ARAY is in a clear bearish trend. The MACD histogram is negative and still contracting, the moving averages are bearish with SMA_200 > SMA_20 > SMA_5, and price is trading below the pivot at 0.297 and just under the first support zone near 0.258. RSI_6 at 20.204 shows the stock is deeply oversold, but oversold alone is not a buy signal when trend and momentum remain weak. The stock pattern data also points to weakness, with an estimated 70% chance of declines over the next day, week, and month.

No news in the recent week. The only mildly positive factor is that the stock is deeply oversold technically, which could support a short-term bounce. Options open interest is strongly call-skewed, which can sometimes indicate speculative upside interest, but it is not strong enough to override the broader negative setup.
Jefferies downgraded the stock to Hold from Buy and cut the target to $0.35, citing the fiscal Q3 miss, withdrawal of fiscal-year guidance, Middle East shipment delays, and ongoing China joint venture uncertainty. BTIG also downgraded to Neutral, noting weak product revenue, another adjusted EBITDA miss, and limited visibility on a turnaround. There is no recent news catalyst, hedge funds are neutral, insiders are neutral, and there is no recent congress trading data. The stock also has very poor forward pattern expectations and remains below key resistance levels.
No usable latest-quarter financial snapshot was provided because of a data error, but the analyst commentary indicates the latest quarter was weak, with a fiscal Q3 miss and management withdrawing full-year guidance. The mention of declining revenue, missed adjusted EBITDA expectations, and continued uncertainty around shipments suggests deteriorating recent quarter fundamentals rather than improving growth.

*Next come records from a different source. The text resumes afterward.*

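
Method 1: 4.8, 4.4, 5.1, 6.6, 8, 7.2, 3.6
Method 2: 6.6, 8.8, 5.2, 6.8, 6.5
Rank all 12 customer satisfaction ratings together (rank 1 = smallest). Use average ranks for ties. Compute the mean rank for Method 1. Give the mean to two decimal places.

Sorted (ascending): 3.6, 4.4, 4.8, 5.1, 5.2, 6.5, 6.6, 6.6, 6.8, 7.2, 8, 8.8
The 2 values of 6.6 occupy positions 7–8 → average rank (7+8)/2 = 7.5.
Method 1 values → pooled ranks: 4.8→3, 4.4→2, 5.1→4, 6.6→7.5, 8→11, 7.2→10, 3.6→1
Mean rank = (3 + 2 + 4 + 7.5 + 11 + 10 + 1) / 7 = 5.50

5.50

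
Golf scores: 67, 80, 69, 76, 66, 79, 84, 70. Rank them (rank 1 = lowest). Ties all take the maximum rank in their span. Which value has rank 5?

Sorted (ascending): 66, 67, 69, 70, 76, 79, 80, 84
No ties — each value takes its position as its rank.
Rank 5 → value 76.

76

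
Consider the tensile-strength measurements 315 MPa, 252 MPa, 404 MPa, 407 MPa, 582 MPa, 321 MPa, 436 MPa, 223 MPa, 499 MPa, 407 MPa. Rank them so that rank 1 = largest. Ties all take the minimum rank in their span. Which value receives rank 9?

252

Sorted (descending): 582, 499, 436, 407, 407, 404, 321, 315, 252, 223
The 2 values of 407 occupy positions 4–5 → each gets rank 4.
Rank 9 → value 252.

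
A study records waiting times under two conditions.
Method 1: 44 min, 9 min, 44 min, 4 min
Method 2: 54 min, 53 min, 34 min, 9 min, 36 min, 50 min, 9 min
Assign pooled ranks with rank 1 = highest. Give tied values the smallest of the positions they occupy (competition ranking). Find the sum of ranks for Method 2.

35

Sorted (descending): 54, 53, 50, 44, 44, 36, 34, 9, 9, 9, 4
The 2 values of 44 occupy positions 4–5 → each gets rank 4.
The 3 values of 9 occupy positions 8–10 → each gets rank 8.
Method 2 values → pooled ranks: 54→1, 53→2, 34→7, 9→8, 36→6, 50→3, 9→8
Rank sum = 1 + 2 + 7 + 8 + 6 + 3 + 8 = 35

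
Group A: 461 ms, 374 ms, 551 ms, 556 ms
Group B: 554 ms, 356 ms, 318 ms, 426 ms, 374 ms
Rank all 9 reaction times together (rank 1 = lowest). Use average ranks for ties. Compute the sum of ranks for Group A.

25.5

Sorted (ascending): 318, 356, 374, 374, 426, 461, 551, 554, 556
The 2 values of 374 occupy positions 3–4 → average rank (3+4)/2 = 3.5.
Group A values → pooled ranks: 461→6, 374→3.5, 551→7, 556→9
Rank sum = 6 + 3.5 + 7 + 9 = 25.5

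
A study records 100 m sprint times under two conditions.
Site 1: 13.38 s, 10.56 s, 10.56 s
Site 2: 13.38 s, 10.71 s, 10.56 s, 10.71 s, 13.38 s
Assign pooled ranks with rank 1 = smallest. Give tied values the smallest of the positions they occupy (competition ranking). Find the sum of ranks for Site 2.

Sorted (ascending): 10.56, 10.56, 10.56, 10.71, 10.71, 13.38, 13.38, 13.38
The 3 values of 10.56 occupy positions 1–3 → each gets rank 1.
The 2 values of 10.71 occupy positions 4–5 → each gets rank 4.
The 3 values of 13.38 occupy positions 6–8 → each gets rank 6.
Site 2 values → pooled ranks: 13.38→6, 10.71→4, 10.56→1, 10.71→4, 13.38→6
Rank sum = 6 + 4 + 1 + 4 + 6 = 21

21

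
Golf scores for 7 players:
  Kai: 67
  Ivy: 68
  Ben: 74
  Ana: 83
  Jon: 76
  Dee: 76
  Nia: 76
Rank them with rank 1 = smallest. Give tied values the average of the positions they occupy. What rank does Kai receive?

Sorted (ascending): 67, 68, 74, 76, 76, 76, 83
The 3 values of 76 occupy positions 4–6 → average rank 5.
Kai has value 67 → rank 1.

1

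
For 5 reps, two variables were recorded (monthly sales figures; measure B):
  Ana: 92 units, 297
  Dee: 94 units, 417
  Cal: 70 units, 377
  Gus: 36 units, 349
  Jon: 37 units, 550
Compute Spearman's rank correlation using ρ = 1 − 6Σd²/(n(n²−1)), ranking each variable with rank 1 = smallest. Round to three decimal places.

0.000

Ranks of variable 1: 4, 5, 3, 1, 2
Ranks of variable 2: 1, 4, 3, 2, 5
d = r₁ − r₂: 3, 1, 0, -1, -3
d²: 9, 1, 0, 1, 9; Σd² = 20
ρ = 1 − 6·20/(5·24) = 1 − 120/120 = 0.000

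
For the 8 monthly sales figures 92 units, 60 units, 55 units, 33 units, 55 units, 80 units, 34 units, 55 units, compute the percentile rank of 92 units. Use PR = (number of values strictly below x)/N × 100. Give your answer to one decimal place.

87.5

N = 8.
Strictly below 92: 7. Equal to 92: 1.
PR = 7/8 × 100 = 87.5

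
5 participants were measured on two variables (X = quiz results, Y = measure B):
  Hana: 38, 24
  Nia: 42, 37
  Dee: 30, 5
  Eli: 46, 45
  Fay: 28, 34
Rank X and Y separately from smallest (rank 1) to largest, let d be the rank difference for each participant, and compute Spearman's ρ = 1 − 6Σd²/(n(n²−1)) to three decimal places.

Ranks of variable 1: 3, 4, 2, 5, 1
Ranks of variable 2: 2, 4, 1, 5, 3
d = r₁ − r₂: 1, 0, 1, 0, -2
d²: 1, 0, 1, 0, 4; Σd² = 6
ρ = 1 − 6·6/(5·24) = 1 − 36/120 = 0.700

0.700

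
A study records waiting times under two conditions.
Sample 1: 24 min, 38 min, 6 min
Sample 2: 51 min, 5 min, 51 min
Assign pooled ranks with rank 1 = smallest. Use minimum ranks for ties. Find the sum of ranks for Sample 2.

11

Sorted (ascending): 5, 6, 24, 38, 51, 51
The 2 values of 51 occupy positions 5–6 → each gets rank 5.
Sample 2 values → pooled ranks: 51→5, 5→1, 51→5
Rank sum = 5 + 1 + 5 = 11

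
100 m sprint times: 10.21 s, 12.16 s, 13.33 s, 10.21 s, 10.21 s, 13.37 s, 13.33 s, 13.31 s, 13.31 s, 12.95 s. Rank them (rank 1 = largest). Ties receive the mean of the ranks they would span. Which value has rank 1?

Sorted (descending): 13.37, 13.33, 13.33, 13.31, 13.31, 12.95, 12.16, 10.21, 10.21, 10.21
The 2 values of 13.33 occupy positions 2–3 → average rank (2+3)/2 = 2.5.
The 2 values of 13.31 occupy positions 4–5 → average rank (4+5)/2 = 4.5.
The 3 values of 10.21 occupy positions 8–10 → average rank 9.
Rank 1 → value 13.37.

13.37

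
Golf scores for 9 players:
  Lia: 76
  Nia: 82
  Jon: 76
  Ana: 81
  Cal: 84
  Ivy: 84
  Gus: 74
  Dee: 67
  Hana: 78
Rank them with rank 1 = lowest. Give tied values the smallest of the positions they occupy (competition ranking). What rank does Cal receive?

Sorted (ascending): 67, 74, 76, 76, 78, 81, 82, 84, 84
The 2 values of 76 occupy positions 3–4 → each gets rank 3.
The 2 values of 84 occupy positions 8–9 → each gets rank 8.
Cal has value 84 → rank 8.

8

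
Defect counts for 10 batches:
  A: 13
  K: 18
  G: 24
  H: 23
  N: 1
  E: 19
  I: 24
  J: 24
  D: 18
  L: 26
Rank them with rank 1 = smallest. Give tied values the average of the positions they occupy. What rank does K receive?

3.5

Sorted (ascending): 1, 13, 18, 18, 19, 23, 24, 24, 24, 26
The 2 values of 18 occupy positions 3–4 → average rank (3+4)/2 = 3.5.
The 3 values of 24 occupy positions 7–9 → average rank 8.
K has value 18 → rank 3.5.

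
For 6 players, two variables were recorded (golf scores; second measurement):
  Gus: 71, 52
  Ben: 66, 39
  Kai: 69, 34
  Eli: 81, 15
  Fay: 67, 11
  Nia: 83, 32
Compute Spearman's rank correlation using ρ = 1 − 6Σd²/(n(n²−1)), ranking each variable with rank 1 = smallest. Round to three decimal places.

-0.143

Ranks of variable 1: 4, 1, 3, 5, 2, 6
Ranks of variable 2: 6, 5, 4, 2, 1, 3
d = r₁ − r₂: -2, -4, -1, 3, 1, 3
d²: 4, 16, 1, 9, 1, 9; Σd² = 40
ρ = 1 − 6·40/(6·35) = 1 − 240/210 = -0.143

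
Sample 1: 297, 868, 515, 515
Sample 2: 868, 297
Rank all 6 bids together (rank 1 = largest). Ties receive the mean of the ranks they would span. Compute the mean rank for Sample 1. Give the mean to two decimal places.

3.50

Sorted (descending): 868, 868, 515, 515, 297, 297
The 2 values of 868 occupy positions 1–2 → average rank (1+2)/2 = 1.5.
The 2 values of 515 occupy positions 3–4 → average rank (3+4)/2 = 3.5.
The 2 values of 297 occupy positions 5–6 → average rank (5+6)/2 = 5.5.
Sample 1 values → pooled ranks: 297→5.5, 868→1.5, 515→3.5, 515→3.5
Mean rank = (5.5 + 1.5 + 3.5 + 3.5) / 4 = 3.50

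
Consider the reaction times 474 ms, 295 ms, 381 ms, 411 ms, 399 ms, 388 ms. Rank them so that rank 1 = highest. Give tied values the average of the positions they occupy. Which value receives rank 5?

381

Sorted (descending): 474, 411, 399, 388, 381, 295
No ties — each value takes its position as its rank.
Rank 5 → value 381.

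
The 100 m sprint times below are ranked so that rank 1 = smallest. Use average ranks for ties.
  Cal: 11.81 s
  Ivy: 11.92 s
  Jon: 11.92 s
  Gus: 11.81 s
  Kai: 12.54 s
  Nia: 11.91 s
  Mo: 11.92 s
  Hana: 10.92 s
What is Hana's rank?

Sorted (ascending): 10.92, 11.81, 11.81, 11.91, 11.92, 11.92, 11.92, 12.54
The 2 values of 11.81 occupy positions 2–3 → average rank (2+3)/2 = 2.5.
The 3 values of 11.92 occupy positions 5–7 → average rank 6.
Hana has value 10.92 s → rank 1.

1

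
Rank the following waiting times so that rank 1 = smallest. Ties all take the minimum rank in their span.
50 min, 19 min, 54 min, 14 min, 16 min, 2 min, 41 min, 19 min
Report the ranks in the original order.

7, 4, 8, 2, 3, 1, 6, 4

Sorted (ascending): 2, 14, 16, 19, 19, 41, 50, 54
The 2 values of 19 occupy positions 4–5 → each gets rank 4.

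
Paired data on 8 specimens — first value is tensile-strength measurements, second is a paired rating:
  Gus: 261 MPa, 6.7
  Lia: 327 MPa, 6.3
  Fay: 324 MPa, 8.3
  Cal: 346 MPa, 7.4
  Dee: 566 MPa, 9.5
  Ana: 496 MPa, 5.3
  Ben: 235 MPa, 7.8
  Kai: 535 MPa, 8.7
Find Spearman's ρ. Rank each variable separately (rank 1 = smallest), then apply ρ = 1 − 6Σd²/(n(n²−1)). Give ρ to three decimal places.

Ranks of variable 1: 2, 4, 3, 5, 8, 6, 1, 7
Ranks of variable 2: 3, 2, 6, 4, 8, 1, 5, 7
d = r₁ − r₂: -1, 2, -3, 1, 0, 5, -4, 0
d²: 1, 4, 9, 1, 0, 25, 16, 0; Σd² = 56
ρ = 1 − 6·56/(8·63) = 1 − 336/504 = 0.333

0.333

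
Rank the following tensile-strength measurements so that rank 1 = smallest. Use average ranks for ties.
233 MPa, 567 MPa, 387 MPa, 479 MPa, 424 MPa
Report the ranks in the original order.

1, 5, 2, 4, 3

Sorted (ascending): 233, 387, 424, 479, 567
No ties — each value takes its position as its rank.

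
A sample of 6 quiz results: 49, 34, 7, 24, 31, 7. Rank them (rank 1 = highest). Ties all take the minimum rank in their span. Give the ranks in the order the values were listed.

1, 2, 5, 4, 3, 5

Sorted (descending): 49, 34, 31, 24, 7, 7
The 2 values of 7 occupy positions 5–6 → each gets rank 5.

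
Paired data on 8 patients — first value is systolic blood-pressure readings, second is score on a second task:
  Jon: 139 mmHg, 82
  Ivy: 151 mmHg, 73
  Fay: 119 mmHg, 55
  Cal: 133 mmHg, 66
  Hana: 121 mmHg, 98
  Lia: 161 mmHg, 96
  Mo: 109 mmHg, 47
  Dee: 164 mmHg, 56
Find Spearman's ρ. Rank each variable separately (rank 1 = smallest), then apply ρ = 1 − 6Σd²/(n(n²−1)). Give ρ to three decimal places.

Ranks of variable 1: 5, 6, 2, 4, 3, 7, 1, 8
Ranks of variable 2: 6, 5, 2, 4, 8, 7, 1, 3
d = r₁ − r₂: -1, 1, 0, 0, -5, 0, 0, 5
d²: 1, 1, 0, 0, 25, 0, 0, 25; Σd² = 52
ρ = 1 − 6·52/(8·63) = 1 − 312/504 = 0.381

0.381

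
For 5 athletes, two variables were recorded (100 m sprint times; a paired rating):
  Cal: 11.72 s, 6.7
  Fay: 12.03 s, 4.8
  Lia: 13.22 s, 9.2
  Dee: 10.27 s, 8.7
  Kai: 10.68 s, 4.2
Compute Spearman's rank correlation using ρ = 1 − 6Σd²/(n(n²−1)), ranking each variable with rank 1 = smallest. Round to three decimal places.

Ranks of variable 1: 3, 4, 5, 1, 2
Ranks of variable 2: 3, 2, 5, 4, 1
d = r₁ − r₂: 0, 2, 0, -3, 1
d²: 0, 4, 0, 9, 1; Σd² = 14
ρ = 1 − 6·14/(5·24) = 1 − 84/120 = 0.300

0.300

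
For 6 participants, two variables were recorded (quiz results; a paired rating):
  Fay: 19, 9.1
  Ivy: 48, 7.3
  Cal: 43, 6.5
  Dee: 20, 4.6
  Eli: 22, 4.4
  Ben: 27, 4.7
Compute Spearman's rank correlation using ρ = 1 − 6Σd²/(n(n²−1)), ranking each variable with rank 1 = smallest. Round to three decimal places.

0.086

Ranks of variable 1: 1, 6, 5, 2, 3, 4
Ranks of variable 2: 6, 5, 4, 2, 1, 3
d = r₁ − r₂: -5, 1, 1, 0, 2, 1
d²: 25, 1, 1, 0, 4, 1; Σd² = 32
ρ = 1 − 6·32/(6·35) = 1 − 192/210 = 0.086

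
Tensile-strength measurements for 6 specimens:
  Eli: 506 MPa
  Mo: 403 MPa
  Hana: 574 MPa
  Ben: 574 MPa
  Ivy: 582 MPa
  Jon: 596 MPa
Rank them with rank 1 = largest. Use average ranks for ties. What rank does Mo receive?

Sorted (descending): 596, 582, 574, 574, 506, 403
The 2 values of 574 occupy positions 3–4 → average rank (3+4)/2 = 3.5.
Mo has value 403 MPa → rank 6.

6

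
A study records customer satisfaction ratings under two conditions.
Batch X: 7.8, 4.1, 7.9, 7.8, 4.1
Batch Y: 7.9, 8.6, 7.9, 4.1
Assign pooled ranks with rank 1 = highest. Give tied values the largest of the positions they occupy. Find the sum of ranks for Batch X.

34

Sorted (descending): 8.6, 7.9, 7.9, 7.9, 7.8, 7.8, 4.1, 4.1, 4.1
The 3 values of 7.9 occupy positions 2–4 → each gets rank 4.
The 2 values of 7.8 occupy positions 5–6 → each gets rank 6.
The 3 values of 4.1 occupy positions 7–9 → each gets rank 9.
Batch X values → pooled ranks: 7.8→6, 4.1→9, 7.9→4, 7.8→6, 4.1→9
Rank sum = 6 + 9 + 4 + 6 + 9 = 34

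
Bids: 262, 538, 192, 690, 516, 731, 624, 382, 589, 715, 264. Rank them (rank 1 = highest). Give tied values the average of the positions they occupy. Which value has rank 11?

192

Sorted (descending): 731, 715, 690, 624, 589, 538, 516, 382, 264, 262, 192
No ties — each value takes its position as its rank.
Rank 11 → value 192.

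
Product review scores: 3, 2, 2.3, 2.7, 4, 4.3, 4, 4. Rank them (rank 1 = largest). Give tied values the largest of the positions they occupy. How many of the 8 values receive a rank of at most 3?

Sorted (descending): 4.3, 4, 4, 4, 3, 2.7, 2.3, 2
The 3 values of 4 occupy positions 2–4 → each gets rank 4.
Ranks ≤ 3: {1} → 1 value.

1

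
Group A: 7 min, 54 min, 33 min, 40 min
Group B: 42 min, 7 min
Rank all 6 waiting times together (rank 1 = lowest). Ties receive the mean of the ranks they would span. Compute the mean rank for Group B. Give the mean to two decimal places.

Sorted (ascending): 7, 7, 33, 40, 42, 54
The 2 values of 7 occupy positions 1–2 → average rank (1+2)/2 = 1.5.
Group B values → pooled ranks: 42→5, 7→1.5
Mean rank = (5 + 1.5) / 2 = 3.25

3.25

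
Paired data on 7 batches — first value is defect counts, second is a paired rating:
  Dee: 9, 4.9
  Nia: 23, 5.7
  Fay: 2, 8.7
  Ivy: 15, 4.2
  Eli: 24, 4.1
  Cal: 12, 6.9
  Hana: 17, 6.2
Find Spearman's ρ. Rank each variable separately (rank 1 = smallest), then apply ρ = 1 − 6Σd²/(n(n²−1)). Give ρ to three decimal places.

-0.607

Ranks of variable 1: 2, 6, 1, 4, 7, 3, 5
Ranks of variable 2: 3, 4, 7, 2, 1, 6, 5
d = r₁ − r₂: -1, 2, -6, 2, 6, -3, 0
d²: 1, 4, 36, 4, 36, 9, 0; Σd² = 90
ρ = 1 − 6·90/(7·48) = 1 − 540/336 = -0.607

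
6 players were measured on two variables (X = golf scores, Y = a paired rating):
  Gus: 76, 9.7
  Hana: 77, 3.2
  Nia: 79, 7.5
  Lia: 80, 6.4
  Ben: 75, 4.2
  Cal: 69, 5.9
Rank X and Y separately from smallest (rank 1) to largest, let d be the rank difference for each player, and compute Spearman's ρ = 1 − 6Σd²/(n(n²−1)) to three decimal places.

0.257

Ranks of variable 1: 3, 4, 5, 6, 2, 1
Ranks of variable 2: 6, 1, 5, 4, 2, 3
d = r₁ − r₂: -3, 3, 0, 2, 0, -2
d²: 9, 9, 0, 4, 0, 4; Σd² = 26
ρ = 1 − 6·26/(6·35) = 1 − 156/210 = 0.257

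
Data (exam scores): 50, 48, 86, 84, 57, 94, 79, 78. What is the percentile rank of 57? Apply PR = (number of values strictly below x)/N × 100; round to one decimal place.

25.0

N = 8.
Strictly below 57: 2. Equal to 57: 1.
PR = 2/8 × 100 = 25.0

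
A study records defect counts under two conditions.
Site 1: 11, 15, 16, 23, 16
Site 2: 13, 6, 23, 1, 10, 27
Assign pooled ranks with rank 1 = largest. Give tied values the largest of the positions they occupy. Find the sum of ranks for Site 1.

Sorted (descending): 27, 23, 23, 16, 16, 15, 13, 11, 10, 6, 1
The 2 values of 23 occupy positions 2–3 → each gets rank 3.
The 2 values of 16 occupy positions 4–5 → each gets rank 5.
Site 1 values → pooled ranks: 11→8, 15→6, 16→5, 23→3, 16→5
Rank sum = 8 + 6 + 5 + 3 + 5 = 27

27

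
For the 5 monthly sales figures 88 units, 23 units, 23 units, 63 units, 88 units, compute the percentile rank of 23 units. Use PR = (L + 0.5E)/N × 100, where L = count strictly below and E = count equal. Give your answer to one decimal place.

N = 5.
Strictly below 23: 0. Equal to 23: 2.
PR = (0 + 0.5·2)/5 × 100 = 20.0

20.0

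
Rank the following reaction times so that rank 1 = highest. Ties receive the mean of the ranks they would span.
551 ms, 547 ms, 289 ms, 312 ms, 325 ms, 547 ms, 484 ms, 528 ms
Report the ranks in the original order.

1, 2.5, 8, 7, 6, 2.5, 5, 4

Sorted (descending): 551, 547, 547, 528, 484, 325, 312, 289
The 2 values of 547 occupy positions 2–3 → average rank (2+3)/2 = 2.5.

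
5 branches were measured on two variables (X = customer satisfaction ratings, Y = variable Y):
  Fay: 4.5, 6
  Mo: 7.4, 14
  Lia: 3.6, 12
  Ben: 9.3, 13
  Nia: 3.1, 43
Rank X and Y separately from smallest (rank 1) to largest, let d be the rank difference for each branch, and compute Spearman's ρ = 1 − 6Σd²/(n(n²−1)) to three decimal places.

Ranks of variable 1: 3, 4, 2, 5, 1
Ranks of variable 2: 1, 4, 2, 3, 5
d = r₁ − r₂: 2, 0, 0, 2, -4
d²: 4, 0, 0, 4, 16; Σd² = 24
ρ = 1 − 6·24/(5·24) = 1 − 144/120 = -0.200

-0.200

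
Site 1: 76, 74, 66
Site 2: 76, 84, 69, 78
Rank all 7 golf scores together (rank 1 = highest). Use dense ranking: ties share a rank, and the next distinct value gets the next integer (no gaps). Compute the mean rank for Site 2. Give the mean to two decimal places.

Sorted (descending): 84, 78, 76, 76, 74, 69, 66
The 2 values of 76 share dense rank 3.
Remaining distinct values take the next consecutive integers.
Site 2 values → pooled ranks: 76→3, 84→1, 69→5, 78→2
Mean rank = (3 + 1 + 5 + 2) / 4 = 2.75

2.75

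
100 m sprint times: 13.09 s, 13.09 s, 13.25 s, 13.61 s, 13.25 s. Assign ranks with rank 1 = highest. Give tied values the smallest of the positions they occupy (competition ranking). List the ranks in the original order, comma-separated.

Sorted (descending): 13.61, 13.25, 13.25, 13.09, 13.09
The 2 values of 13.25 occupy positions 2–3 → each gets rank 2.
The 2 values of 13.09 occupy positions 4–5 → each gets rank 4.

4, 4, 2, 1, 2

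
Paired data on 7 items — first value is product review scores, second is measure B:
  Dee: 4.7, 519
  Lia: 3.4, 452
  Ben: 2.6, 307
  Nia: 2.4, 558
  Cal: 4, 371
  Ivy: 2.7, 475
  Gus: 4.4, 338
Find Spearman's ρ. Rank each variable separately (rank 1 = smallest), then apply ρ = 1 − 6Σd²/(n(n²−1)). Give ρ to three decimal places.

Ranks of variable 1: 7, 4, 2, 1, 5, 3, 6
Ranks of variable 2: 6, 4, 1, 7, 3, 5, 2
d = r₁ − r₂: 1, 0, 1, -6, 2, -2, 4
d²: 1, 0, 1, 36, 4, 4, 16; Σd² = 62
ρ = 1 − 6·62/(7·48) = 1 − 372/336 = -0.107

-0.107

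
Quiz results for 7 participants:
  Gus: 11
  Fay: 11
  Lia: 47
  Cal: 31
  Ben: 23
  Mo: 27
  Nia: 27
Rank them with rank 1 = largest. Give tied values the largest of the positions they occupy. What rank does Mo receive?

Sorted (descending): 47, 31, 27, 27, 23, 11, 11
The 2 values of 27 occupy positions 3–4 → each gets rank 4.
The 2 values of 11 occupy positions 6–7 → each gets rank 7.
Mo has value 27 → rank 4.

4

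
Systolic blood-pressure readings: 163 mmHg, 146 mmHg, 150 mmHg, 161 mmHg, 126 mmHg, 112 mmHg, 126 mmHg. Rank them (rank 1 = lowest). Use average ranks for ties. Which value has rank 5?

Sorted (ascending): 112, 126, 126, 146, 150, 161, 163
The 2 values of 126 occupy positions 2–3 → average rank (2+3)/2 = 2.5.
Rank 5 → value 150.

150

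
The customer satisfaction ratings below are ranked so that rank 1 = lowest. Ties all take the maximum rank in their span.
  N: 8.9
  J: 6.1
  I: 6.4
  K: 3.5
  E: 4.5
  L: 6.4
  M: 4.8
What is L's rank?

Sorted (ascending): 3.5, 4.5, 4.8, 6.1, 6.4, 6.4, 8.9
The 2 values of 6.4 occupy positions 5–6 → each gets rank 6.
L has value 6.4 → rank 6.

6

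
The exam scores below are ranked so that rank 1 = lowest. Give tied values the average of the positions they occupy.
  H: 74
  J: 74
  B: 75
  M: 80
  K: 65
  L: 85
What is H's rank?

Sorted (ascending): 65, 74, 74, 75, 80, 85
The 2 values of 74 occupy positions 2–3 → average rank (2+3)/2 = 2.5.
H has value 74 → rank 2.5.

2.5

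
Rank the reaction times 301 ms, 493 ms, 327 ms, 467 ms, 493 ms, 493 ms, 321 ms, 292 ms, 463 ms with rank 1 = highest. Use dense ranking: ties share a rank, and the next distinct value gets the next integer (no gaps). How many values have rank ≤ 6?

Sorted (descending): 493, 493, 493, 467, 463, 327, 321, 301, 292
The 3 values of 493 share dense rank 1.
Remaining distinct values take the next consecutive integers.
Ranks ≤ 6: {1, 1, 1, 2, 3, 4, 5, 6} → 8 values.

8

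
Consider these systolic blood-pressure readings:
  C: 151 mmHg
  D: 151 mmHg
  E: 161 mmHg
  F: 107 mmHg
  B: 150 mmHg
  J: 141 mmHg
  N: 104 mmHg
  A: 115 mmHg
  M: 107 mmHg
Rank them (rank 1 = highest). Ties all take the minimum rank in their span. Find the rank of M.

7

Sorted (descending): 161, 151, 151, 150, 141, 115, 107, 107, 104
The 2 values of 151 occupy positions 2–3 → each gets rank 2.
The 2 values of 107 occupy positions 7–8 → each gets rank 7.
M has value 107 mmHg → rank 7.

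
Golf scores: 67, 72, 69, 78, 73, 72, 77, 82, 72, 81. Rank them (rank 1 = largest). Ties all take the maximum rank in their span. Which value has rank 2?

Sorted (descending): 82, 81, 78, 77, 73, 72, 72, 72, 69, 67
The 3 values of 72 occupy positions 6–8 → each gets rank 8.
Rank 2 → value 81.

81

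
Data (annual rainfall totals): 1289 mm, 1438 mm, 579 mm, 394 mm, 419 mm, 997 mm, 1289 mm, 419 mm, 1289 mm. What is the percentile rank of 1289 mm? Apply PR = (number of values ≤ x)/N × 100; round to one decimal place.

N = 9.
Strictly below 1289: 5. Equal to 1289: 3.
PR = 8/9 × 100 = 88.9

88.9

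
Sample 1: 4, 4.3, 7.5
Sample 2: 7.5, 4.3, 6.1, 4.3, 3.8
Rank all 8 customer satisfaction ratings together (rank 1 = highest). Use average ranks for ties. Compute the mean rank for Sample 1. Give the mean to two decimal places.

Sorted (descending): 7.5, 7.5, 6.1, 4.3, 4.3, 4.3, 4, 3.8
The 2 values of 7.5 occupy positions 1–2 → average rank (1+2)/2 = 1.5.
The 3 values of 4.3 occupy positions 4–6 → average rank 5.
Sample 1 values → pooled ranks: 4→7, 4.3→5, 7.5→1.5
Mean rank = (7 + 5 + 1.5) / 3 = 4.50

4.50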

Analyst trend is negative. Jefferies downgraded ARAY to Hold from Buy and slashed the target from $3.05 to $0.35 due to fiscal Q3 miss and guidance withdrawal. BTIG also downgraded it to Neutral from Buy because of revenue decline, missed EBITDA, and weak visibility. The Wall Street pros view is mostly bearish: the main cons are weak growth, geopolitical disruption, and poor predictability; the only pro is that cost-cutting is ahead of schedule.